The Pride: l'abbiamo visto ieri al Sociale
Metti uno spettacolo che sia davvero uno di quelli “che ne vale la pena”
Metti una sera che si va a teatro e uscire di casa costa un po’ di fatica. Fa freddo, ma quel freddo strano che si capisce poi. Si capisce quando si torna in strada, al termine dello spettacolo, e sembra avvenuto un miracolo: Trento è finalmente bianca. La magia si è ripetuta, ora l’inverno ha recuperato i suoi colori, e anche negli occhi del pubblico si risveglia un po’ di incanto. Ci volevano forse le efficaci alchimie dell’amato commissario Montalbano a far nevicare?
Metti, inoltre, che lo spettacolo sia davvero uno di quelli “che ne vale la pena”, capace di mantenere viva l’attenzione, il pensiero e di regalare anche un po’ di divertimento. Con un teatro senza un posto libero.
Ma le storie che si intrecciano sono due, o è una sola? Il tempo trascorre o mutano solo i vestiti, i gusti, le atmosfere, e il mezzo secolo che vediamo transitare, tornare indietro, spingersi nuovamente avanti è solo un infinito presente?
Perché i quattro protagonisti, tutti all’altezza – bravissimo Zingaretti, ma a tenere la scena non è soltanto lui – escono e entrano dal palcoscenico senza soluzione di continuità, conducendo il pubblico dalla Londra del 1958 a quella del presente, “ingannando” non solo perché portano gli stessi nomi ma perché, in fin dei conti, l’essenza della narrazione non muta.

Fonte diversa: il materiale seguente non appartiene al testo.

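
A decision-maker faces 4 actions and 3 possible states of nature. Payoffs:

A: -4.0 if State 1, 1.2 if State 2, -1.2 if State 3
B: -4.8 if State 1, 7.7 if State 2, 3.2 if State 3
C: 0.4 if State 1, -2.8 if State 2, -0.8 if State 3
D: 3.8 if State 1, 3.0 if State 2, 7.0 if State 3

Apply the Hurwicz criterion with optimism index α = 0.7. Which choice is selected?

D

A: 0.7·1.2 + 0.3·(-4.0) = -0.36
B: 0.7·7.7 + 0.3·(-4.8) = 3.95
C: 0.7·0.4 + 0.3·(-2.8) = -0.56
D: 0.7·7.0 + 0.3·3.0 = 5.8
Highest Hurwicz score = 5.8 → D.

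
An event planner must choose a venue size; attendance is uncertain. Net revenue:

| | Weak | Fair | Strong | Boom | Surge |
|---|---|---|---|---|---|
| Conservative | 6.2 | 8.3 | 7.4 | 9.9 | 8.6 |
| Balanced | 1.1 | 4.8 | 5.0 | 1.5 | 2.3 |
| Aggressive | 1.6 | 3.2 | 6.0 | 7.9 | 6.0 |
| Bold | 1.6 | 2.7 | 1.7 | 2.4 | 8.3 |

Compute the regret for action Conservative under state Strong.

Best payoff under Strong is 7.4.
Regret = 7.4 − 7.4 = 0.0.

0.0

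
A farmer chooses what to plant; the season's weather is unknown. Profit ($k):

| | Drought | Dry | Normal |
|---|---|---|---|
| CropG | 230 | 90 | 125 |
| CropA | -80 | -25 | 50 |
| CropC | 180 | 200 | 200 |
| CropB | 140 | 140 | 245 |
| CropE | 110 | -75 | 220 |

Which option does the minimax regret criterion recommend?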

E quello che spiazza non è certo l’esuberante-malinconico giornalista gay che esce allo scoperto e ostenta ed esaspera certi stereotipi dimostrando che per nulla influiscono sulla sua serenità, e che anzi li sa "usare" per regalare degli inattesi guizzi d’umorismo A turbarlo sono invece i suoi stessi ripetuti innamoramenti, che lo portano a tradire il suo grande amore per poi tentare di riavvicinarlo a sé. E a sorreggerlo nei suoi equilibrismi è la profonda disinteressata amicizia, l’affetto che c‘è tra lui e una ragazza che tra alti e bassi, esuberanza e dubbi, cerca a sua volta un equilibrio.
Ma è l’altra storia, quella che propone il "normale" quadretto familiare, la più tormentata. Marito e moglie e un lui che condivide un'affinità d’animo con la delicata creatura femminile. Ma Sylvia, sin dall’inizio, dà la sensazione di sentirsi fuori posto, di cercare una quiete che non può trovare perché "sa", e la sua intelligenza le impedisce di fingere di non sapere, ma la sua paura della solitudine diventa uno scudo che la protegge dalla voglia di verità.